SÜLEYMANİYE caminin adı olmakla birlikte bir semtin de adıdır. Birçok işyerini -ki bunlar el sanatlarının hayatını sürdürdüğü küçük imalathanelerdir- barındırır.
Süleymaniye semti Osmanlı sivil konut mimarisinin güzel örnekleriyle doludur. ve bunların neredeyse tamamı ahşap mimarisidir. Çoğu artık ayakta durmakta zorlanmaktadır. Fakir sayılabilecek bu insanların Tarihi eser niteliğindeki bu binaları restore ettirmeye güçlerinin olduğunu sanmıyorum.
Süleymaniye vakfına ait İşyerleri
Ayakta kalmaya çalışan birçok defa müdahale edilmiş evler.
Zaman belki de en iyi direnen bir sıra konak.
Direncini yitirmeye az kalmış Süleymaniye evlerinden.

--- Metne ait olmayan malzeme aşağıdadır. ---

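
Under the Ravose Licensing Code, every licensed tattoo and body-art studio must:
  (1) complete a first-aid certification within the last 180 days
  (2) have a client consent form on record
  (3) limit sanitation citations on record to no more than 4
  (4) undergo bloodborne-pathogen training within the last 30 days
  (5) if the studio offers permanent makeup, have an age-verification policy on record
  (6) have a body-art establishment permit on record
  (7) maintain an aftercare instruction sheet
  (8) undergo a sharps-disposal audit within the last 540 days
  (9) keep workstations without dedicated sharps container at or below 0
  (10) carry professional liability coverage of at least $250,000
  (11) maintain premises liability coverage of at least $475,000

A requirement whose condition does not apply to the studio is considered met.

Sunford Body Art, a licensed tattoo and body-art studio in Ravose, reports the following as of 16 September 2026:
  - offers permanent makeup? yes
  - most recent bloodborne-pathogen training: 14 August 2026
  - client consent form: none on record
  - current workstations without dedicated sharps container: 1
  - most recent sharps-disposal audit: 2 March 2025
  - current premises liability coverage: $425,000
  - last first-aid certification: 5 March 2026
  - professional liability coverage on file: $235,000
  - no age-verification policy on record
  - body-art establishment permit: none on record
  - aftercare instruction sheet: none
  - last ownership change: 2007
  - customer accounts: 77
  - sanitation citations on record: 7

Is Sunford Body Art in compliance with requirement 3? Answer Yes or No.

No

3. sanitation citations on record 7 > 4 → not met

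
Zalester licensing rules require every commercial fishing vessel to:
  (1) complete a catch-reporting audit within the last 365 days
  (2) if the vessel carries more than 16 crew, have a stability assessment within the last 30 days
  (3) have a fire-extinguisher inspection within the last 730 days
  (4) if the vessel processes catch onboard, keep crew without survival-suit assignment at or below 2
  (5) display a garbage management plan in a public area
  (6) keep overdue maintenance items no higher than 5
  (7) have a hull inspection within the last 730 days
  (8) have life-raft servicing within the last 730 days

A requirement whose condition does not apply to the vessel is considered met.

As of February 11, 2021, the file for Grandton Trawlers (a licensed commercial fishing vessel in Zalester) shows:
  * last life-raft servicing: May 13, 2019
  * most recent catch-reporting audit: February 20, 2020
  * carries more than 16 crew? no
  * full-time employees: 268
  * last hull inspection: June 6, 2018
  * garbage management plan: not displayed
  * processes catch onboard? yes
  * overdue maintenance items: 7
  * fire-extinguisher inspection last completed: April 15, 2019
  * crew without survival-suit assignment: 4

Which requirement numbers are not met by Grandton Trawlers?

4, 5, 6, 7

1. catch-reporting audit 357 days ago vs limit 365 → met
2. condition 'carries more than 16 crew' does not hold → requirement n/a → met
3. fire-extinguisher inspection 668 days ago vs limit 730 → met
4. condition 'processes catch onboard' holds; crew without survival-suit assignment 4 > 2 → not met
5. garbage management plan absent → not met
6. overdue maintenance items 7 > 5 → not met
7. hull inspection 981 days ago vs limit 730 → not met
8. life-raft servicing 640 days ago vs limit 730 → met
Not met: 4, 5, 6, 7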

Sevgili takipçilerim, elbette ki fotoğraflar bukadar değil. daha pek çok. Bunlar örnekler sadece Nedense Osmanlı geleneğinde camilerin çevresinde yarleşenler mütevazılığın da ötesinde küçük ve göze batmayacak bir konut mimarisini tercih etmişlerdir. Edirnedeki Selimiye camiinin çevresi de Sultanahmet'in çevresi de böyledir.
Neyse ki üniversite öğrenciliğimden bu yana değişmeyen şey Süleymaniyede hala kuru fasulye ve pilavın lezzetini koruyor olmasıydı.
Başka bir yazıda görüşmek dileği ile.